Si tratta, infatti, soltanto di limitare i danni e cercare di ridurre al minimo i licenziamenti. Sbocchi decisamente più positivi, però, possono arrivare dal tavolo che verrà allestito in data 5 settembre, quando si cercherà di discutere un’altra ipotesi che non solo potrebbe salvare gran parte dei lavoratori dal licenziamento, ma potrebbe rappresentare una soluzione valida e soprattutto duratura. Stiamo parlando della trattativa che cercherà di convincere Ikea, il colosso svedese specializzato in arredamenti, a spostare la produzione di poltrone e divani dalla Romania all’Italia. Gli ostacoli a questa trattativa sono rappresentati essenzialmente dai costi di produzione nettamente inferiori che Ikea affronta in Romania rispetto al nostro paese. Trasferire la macchina industriale che costruisce ed assembla divani in Italia significherebbe, in altre parole, assumere personale con pretese economiche maggiori in un paese come l’Italia in cui il costo della vita e della manodopera è decisamente più alto rispetto allo stato rumeno. Altro punto da risolvere è il numero dei lavoratori che eventualmente Ikea assumerebbe: solo 500 unità lasciando più di mille persone comunque a casa.
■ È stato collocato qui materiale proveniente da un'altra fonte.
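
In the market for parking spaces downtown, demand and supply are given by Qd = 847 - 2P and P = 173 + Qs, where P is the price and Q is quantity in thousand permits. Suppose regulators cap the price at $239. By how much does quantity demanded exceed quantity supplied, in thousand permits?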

I sindacati, se da un lato propongono a Ikea un contratto per i dipendenti con condizioni nettamente favorevoli per l’azienda (92 centesimi in meno sul costo-minuto per ogni lavoratore), dall’altro cercano di far rientrare nel piano di assunzioni Ikea il maggior numero possibile di dipendenti. Solo 500 persone, infatti, rappresentano una cifra troppo esigua rispetto al numero totale dei lavoratori licenziati.

Intanto la situazione rimane in bilico e tantissime famiglie aspettano che Ikea, Natuzzi e sindacati riescano a trovare una soluzione prima che le lettere di licenziamento comincino ad essere spedite dall’azienda pugliese. Dopo le ferie estive, infatti, torneranno al loro posto solo 750 lavoratori, mentre per tutti gli altri non rimane che la cassa integrazione.